Reputation: 79
Does anyone know of a neat way in java or any packages that will allow me to check if a Node in a DOM will match on a template in an xsl stylesheet.
For example;
<xsl:template match="elem/child/item">
...
</xsl:template>
Would be a template I'm looking for a match for using something like;
Node n = getNode();
String pattern = "elem/child/item"
boolean match = PatternMatcher.isMatch(n, pattern);
Of course where the pattern used could be any sort of XPath expression that could be used as a template match in an xsl stylesheet.
I would greatly appreciate it if anyone knows a nice way this could be acheived through packages etc. Thanks
Upvotes: 1
Views: 579
Reputation: 23248
Is Java's XPath API what you need?
InputSource source = new InputSource(new FileInputStream("myfile.xml"));
//Document source = ...; //or use a DOM document as the source
String expression = "//elem/child/item"; //XPath expression
XPath xPath = XPathFactory.newInstance().newXPath();
NodeList matches = (NodeList)xPath.evaluate(expression, source, XPathConstants.NODESET);
System.out.println("Match count: " + matches.getLength());
Upvotes: 0
Reputation: 243449
Use:
//elem/child/item
this selects exactly all nodes in the XML document that are matched by the match pattern elem/child/item
.
To verify that a given node $n is matched by the template, use this XPath expression:
count($n | //elem/child/item) = count(//elem/child/item)

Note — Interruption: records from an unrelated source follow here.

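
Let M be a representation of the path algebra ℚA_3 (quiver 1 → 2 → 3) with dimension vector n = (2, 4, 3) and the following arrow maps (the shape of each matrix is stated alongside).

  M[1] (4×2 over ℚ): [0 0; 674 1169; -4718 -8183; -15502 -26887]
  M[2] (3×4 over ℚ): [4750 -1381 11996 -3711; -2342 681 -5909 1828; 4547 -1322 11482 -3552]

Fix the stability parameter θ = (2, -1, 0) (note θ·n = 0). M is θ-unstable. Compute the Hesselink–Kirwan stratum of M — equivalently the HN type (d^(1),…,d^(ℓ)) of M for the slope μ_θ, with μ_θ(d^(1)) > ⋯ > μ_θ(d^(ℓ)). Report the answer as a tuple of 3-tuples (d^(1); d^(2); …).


Via rank(M_{q-1}∘⋯∘M_p): M ≅ I[1,1], I[1,2], I[2,3]^3.
μ_θ-semistable layers: μ^(1)=2; μ^(2)=1/2; μ^(3)=0; μ^(4)=-1

((1, 0, 0); (1, 1, 0); (0, 0, 3); (0, 3, 0))


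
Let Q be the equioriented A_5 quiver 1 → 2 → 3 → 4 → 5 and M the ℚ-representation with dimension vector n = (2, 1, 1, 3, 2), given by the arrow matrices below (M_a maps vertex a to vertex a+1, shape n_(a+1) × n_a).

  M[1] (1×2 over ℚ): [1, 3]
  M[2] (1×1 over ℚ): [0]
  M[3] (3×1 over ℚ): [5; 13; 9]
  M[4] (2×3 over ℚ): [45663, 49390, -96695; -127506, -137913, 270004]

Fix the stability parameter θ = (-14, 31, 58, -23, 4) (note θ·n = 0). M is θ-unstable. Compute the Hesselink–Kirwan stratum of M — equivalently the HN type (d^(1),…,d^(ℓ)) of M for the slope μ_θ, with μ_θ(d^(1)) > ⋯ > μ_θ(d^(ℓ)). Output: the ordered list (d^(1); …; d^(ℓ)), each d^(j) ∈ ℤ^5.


Barcode: M ≅ I[1,1], I[1,2], I[3,5], I[4,4], I[4,5]. HN layers by μ_θ (5 steps, strictly decreasing):
  μ^(1)=31; μ^(2)=13; μ^(3)=4; μ^(4)=-14; μ^(5)=-23

((0, 1, 0, 0, 0); (0, 0, 1, 1, 1); (0, 0, 0, 0, 1); (2, 0, 0, 0, 0); (0, 0, 0, 2, 0))


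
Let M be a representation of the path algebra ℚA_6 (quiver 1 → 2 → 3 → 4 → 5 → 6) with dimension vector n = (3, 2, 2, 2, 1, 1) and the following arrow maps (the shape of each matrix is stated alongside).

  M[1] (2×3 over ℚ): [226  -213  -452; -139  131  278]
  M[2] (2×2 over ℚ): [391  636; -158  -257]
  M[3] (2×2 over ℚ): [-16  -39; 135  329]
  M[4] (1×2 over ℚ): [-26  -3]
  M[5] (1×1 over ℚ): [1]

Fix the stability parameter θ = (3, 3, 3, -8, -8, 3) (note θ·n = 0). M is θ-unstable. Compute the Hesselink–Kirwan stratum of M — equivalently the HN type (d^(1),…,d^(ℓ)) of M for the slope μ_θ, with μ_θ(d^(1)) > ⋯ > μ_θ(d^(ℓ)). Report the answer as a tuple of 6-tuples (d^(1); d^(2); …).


Via rank(M_{q-1}∘⋯∘M_p): M ≅ I[1,1], I[1,4], I[1,6].
μ_θ-semistable layers: μ^(1)=3; μ^(2)=1/4; μ^(3)=-7/5

((1, 0, 0, 0, 0, 1); (1, 1, 1, 1, 0, 0); (1, 1, 1, 1, 1, 0))


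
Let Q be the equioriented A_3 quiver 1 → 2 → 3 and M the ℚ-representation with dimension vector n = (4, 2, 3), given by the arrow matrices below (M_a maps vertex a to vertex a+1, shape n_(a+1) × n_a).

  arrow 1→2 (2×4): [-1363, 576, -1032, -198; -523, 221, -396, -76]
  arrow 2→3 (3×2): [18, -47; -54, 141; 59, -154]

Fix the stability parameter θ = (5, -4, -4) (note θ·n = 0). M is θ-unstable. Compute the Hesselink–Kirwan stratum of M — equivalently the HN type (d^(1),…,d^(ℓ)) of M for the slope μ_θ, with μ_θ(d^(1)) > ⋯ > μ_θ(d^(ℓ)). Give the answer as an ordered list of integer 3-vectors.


Interval decomposition of M: I[1,1]^2, I[1,3]^2, I[3,3].
HN type (ℓ=3): μ^(1)=5; μ^(2)=-1; μ^(3)=-4

((2, 0, 0); (2, 2, 2); (0, 0, 1))


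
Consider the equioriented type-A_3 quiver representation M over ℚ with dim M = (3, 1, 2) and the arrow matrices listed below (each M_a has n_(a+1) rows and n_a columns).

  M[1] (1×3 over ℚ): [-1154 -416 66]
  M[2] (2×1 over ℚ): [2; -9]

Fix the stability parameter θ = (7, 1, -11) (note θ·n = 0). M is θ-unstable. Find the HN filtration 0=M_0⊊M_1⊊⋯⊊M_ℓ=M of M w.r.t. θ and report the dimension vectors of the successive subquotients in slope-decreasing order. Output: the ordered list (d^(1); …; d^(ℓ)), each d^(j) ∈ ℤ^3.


Interval decomposition of M: I[1,1]^2, I[1,3], I[3,3].
HN type (ℓ=3): μ^(1)=7; μ^(2)=-1; μ^(3)=-11

((2, 0, 0); (1, 1, 1); (0, 0, 1))


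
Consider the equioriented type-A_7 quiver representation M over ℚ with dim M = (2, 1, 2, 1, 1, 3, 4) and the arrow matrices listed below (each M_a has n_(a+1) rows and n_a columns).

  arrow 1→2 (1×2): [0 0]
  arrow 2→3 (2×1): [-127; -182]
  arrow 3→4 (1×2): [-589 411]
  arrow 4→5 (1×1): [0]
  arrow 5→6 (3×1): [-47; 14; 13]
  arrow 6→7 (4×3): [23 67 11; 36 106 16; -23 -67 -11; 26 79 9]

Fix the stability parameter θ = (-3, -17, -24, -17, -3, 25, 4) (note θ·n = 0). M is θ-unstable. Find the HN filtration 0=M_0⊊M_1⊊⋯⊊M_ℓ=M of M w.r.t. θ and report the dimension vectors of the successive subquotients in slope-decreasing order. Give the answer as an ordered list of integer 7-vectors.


Via rank(M_{q-1}∘⋯∘M_p): M ≅ I[1,1]^2, I[2,4], I[3,3], I[5,7], I[6,7]^2, I[7,7].
μ_θ-semistable layers: μ^(1)=29/2; μ^(2)=4; μ^(3)=-3; μ^(4)=-17; μ^(5)=-41/2; μ^(6)=-24

((0, 0, 0, 0, 0, 3, 3); (0, 0, 0, 0, 0, 0, 1); (2, 0, 0, 0, 1, 0, 0); (0, 0, 0, 1, 0, 0, 0); (0, 1, 1, 0, 0, 0, 0); (0, 0, 1, 0, 0, 0, 0))


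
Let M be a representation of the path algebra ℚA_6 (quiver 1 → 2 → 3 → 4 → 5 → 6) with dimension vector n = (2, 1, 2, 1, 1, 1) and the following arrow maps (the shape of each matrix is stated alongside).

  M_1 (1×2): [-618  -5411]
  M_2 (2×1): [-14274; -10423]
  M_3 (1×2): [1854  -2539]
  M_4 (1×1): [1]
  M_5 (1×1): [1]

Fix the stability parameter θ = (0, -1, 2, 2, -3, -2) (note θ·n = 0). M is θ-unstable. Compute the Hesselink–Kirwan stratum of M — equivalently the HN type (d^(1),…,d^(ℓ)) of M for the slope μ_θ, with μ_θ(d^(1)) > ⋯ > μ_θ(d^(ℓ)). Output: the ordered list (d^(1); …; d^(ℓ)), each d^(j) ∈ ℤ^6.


Interval decomposition of M: I[1,1], I[1,6], I[3,3].
HN type (ℓ=4): μ^(1)=2; μ^(2)=0; μ^(3)=-1/4; μ^(4)=-1/2

((0, 0, 1, 0, 0, 0); (1, 0, 0, 0, 0, 0); (0, 0, 1, 1, 1, 1); (1, 1, 0, 0, 0, 0))


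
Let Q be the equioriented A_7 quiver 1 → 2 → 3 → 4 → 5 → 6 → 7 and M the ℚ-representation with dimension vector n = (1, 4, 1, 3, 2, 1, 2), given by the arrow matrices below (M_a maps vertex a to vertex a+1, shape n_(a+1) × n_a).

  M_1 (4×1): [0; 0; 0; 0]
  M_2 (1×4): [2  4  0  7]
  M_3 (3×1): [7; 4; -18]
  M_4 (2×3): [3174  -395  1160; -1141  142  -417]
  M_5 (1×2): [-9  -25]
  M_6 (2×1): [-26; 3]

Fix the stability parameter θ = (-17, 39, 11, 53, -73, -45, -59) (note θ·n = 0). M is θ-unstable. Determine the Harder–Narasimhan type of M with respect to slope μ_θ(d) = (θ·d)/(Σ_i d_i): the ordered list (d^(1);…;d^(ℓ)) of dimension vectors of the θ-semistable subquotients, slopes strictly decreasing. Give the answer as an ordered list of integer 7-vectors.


Interval decomposition of M: I[1,1], I[2,2]^3, I[2,7], I[4,4], I[4,5], I[7,7].
HN type (ℓ=6): μ^(1)=53; μ^(2)=39; μ^(3)=-10; μ^(4)=-37/3; μ^(5)=-17; μ^(6)=-59

((0, 0, 0, 1, 0, 0, 0); (0, 3, 0, 0, 0, 0, 0); (0, 0, 0, 1, 1, 0, 0); (0, 1, 1, 1, 1, 1, 1); (1, 0, 0, 0, 0, 0, 0); (0, 0, 0, 0, 0, 0, 1))


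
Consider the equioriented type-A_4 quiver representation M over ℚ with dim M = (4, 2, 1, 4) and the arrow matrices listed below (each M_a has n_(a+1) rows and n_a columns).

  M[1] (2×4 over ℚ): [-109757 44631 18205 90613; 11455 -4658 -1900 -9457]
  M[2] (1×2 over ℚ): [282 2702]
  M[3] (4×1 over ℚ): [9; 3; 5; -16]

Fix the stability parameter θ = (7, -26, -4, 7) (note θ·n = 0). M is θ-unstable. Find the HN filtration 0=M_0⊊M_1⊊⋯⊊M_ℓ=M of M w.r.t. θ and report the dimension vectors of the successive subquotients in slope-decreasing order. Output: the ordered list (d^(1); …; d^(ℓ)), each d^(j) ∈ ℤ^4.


Via rank(M_{q-1}∘⋯∘M_p): M ≅ I[1,1]^2, I[1,2], I[1,4], I[4,4]^3.
μ_θ-semistable layers: μ^(1)=7; μ^(2)=-4; μ^(3)=-19/2

((2, 0, 0, 4); (0, 0, 1, 0); (2, 2, 0, 0))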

Alternatively (and this may be more efficient):
$n[self::item
and
parent::node()
[self::child
and
parent::node()
[self::elem]
]
]
Do note, the fact that a node is matched by a match-pattern doesn't mean that the template will be selected for processing this node (or that any template will be selected at all). Selection of template for processing depends on the existing <xsl:apply-templates>
, on whether there are other templates with higher import precedence or priority that also match the same node.
Upvotes: 0
Reputation: 163322
Saxon's XPathCompiler object:
http://www.saxonica.com/documentation/javadoc/net/sf/saxon/s9api/XPathCompiler.html
has a method compilePattern() that allows you to compile an XSLT Pattern. This is returned in the form of an XPathExecutable, which can be evaluated by (a) supplying the target node as the context node for evaluation, and (b) evaluating the expression to return a boolean which is true if the pattern matches the node or false otherwise.
Upvotes: 1
Reputation: 53694
Not super efficient, but you could simply run the xpath on the document and see if it returns the Node in question.